Much like Frederick Douglass did during the Civil War, Du Bois saw World War I as an opportunity to gain civil rights through military service. During World War I, W.E.B. Du Bois wrote an editorial “Close Ranks” published in The Crisis encouraging black men to enlist. Du Bois explained in his editorial:

“Let us not hesitate. Let us, while this war lasts, forget our special grievances and close our ranks shoulder to shoulder with our own white fellow citizens and the allied nations that are fighting for democracy. We make no ordinary sacrifice, but we make it gladly and willingly with our eyes lifted to the hills.” (Journey to Freedom 43) (Emphasis added)

Du Bois believed like the service of black men during the Civil War led to President Abraham Lincoln’s decision to issue the Emancipation Proclamation, blacks serving in World War I would “lead to similar political and legal advances” (Journey to Freedom 42). However, the oppressive treatment of black servicemen during the war and the continued oppressive treatment of the returning black servicemen after the war had Du Bois regret the advice he had given to induce black men to serve.

The failure of the military service of the black men to garner them entry into the freedoms they had earned for others, caused the migrations of southern blacks heading North and West in search of social, economic, and political freedom. The migration started as a trickle, but soon their departure turned into a flood, for ever changing the landscape of America. The Great Migration was a “watershed in African American history” (inmotionaame).
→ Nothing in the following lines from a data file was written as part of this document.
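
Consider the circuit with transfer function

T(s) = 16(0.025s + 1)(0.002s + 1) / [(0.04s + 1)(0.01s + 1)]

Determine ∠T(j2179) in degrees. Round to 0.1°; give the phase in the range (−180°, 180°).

At ω = 2179 rad/s:
zero (1 + j2179·0.025) = 1 + j54.475 → |·| ≈ 54.484, ∠ ≈ 88.95°
zero (1 + j2179·0.002) = 1 + j4.358 → |·| ≈ 4.4713, ∠ ≈ 77.08°
pole (1 + j2179·0.04) = 1 + j87.16 → |·| ≈ 87.166, ∠ ≈ 89.34°
pole (1 + j2179·0.01) = 1 + j21.79 → |·| ≈ 21.813, ∠ ≈ 87.37°
∠T = (88.95° + 77.08°) − (89.34° + 87.37°) = -10.68°

-10.7°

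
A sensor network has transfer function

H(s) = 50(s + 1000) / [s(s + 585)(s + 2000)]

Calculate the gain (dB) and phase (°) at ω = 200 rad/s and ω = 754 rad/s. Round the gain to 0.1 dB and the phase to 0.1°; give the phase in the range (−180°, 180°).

At s = jω = j200:
zero (s+1000): 1000 + j200 → |·| = √(1000²+200²) = √1040000 ≈ 1019.8, ∠ = arctan(200/1000) ≈ 11.31°
pole (s+585): 585 + j200 → |·| = √(585²+200²) = √382225 ≈ 618.24, ∠ = arctan(200/585) ≈ 18.87°
pole (s+2000): 2000 + j200 → |·| = √(2000²+200²) = √4040000 ≈ 2010, ∠ = arctan(200/2000) ≈ 5.71°
pole at origin: |s| = 200, ∠ = 90.00° (in denominator)
|H| = 50 · 1019.8 / 2.4853e+08 ≈ 0.00020517
Gain = 20 log₁₀(0.00020517) ≈ -73.76 dB
∠H = 11.31° − 114.58° = -103.27°

At s = jω = j754:
zero (s+1000): 1000 + j754 → |·| = √(1000²+754²) = √1568516 ≈ 1252.4, ∠ = arctan(754/1000) ≈ 37.02°
pole (s+585): 585 + j754 → |·| = √(585²+754²) = √910741 ≈ 954.33, ∠ = arctan(754/585) ≈ 52.19°
pole (s+2000): 2000 + j754 → |·| = √(2000²+754²) = √4568516 ≈ 2137.4, ∠ = arctan(754/2000) ≈ 20.66°
pole at origin: |s| = 754, ∠ = 90.00° (in denominator)
|H| = 50 · 1252.4 / 1.538e+09 ≈ 4.0715e-05
Gain = 20 log₁₀(4.0715e-05) ≈ -87.80 dB
∠H = 37.02° − 162.85° = -125.83°

ω = 200: -73.8 dB, -103.3°; ω = 754: -87.8 dB, -125.8°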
At first the South was proud and ambivalent, pretended that it did not care. “As the North grows blacker, the South grows whiter” (Isabel Wilkerson). “Booker T. Washington was vehemently against abandonment of the South and strongly discouraged it, Frederick Douglass, who saw it coming but died before it began, was against the very thought and called it…“a premature, disheartening surrender”(Isabel Wilkerson).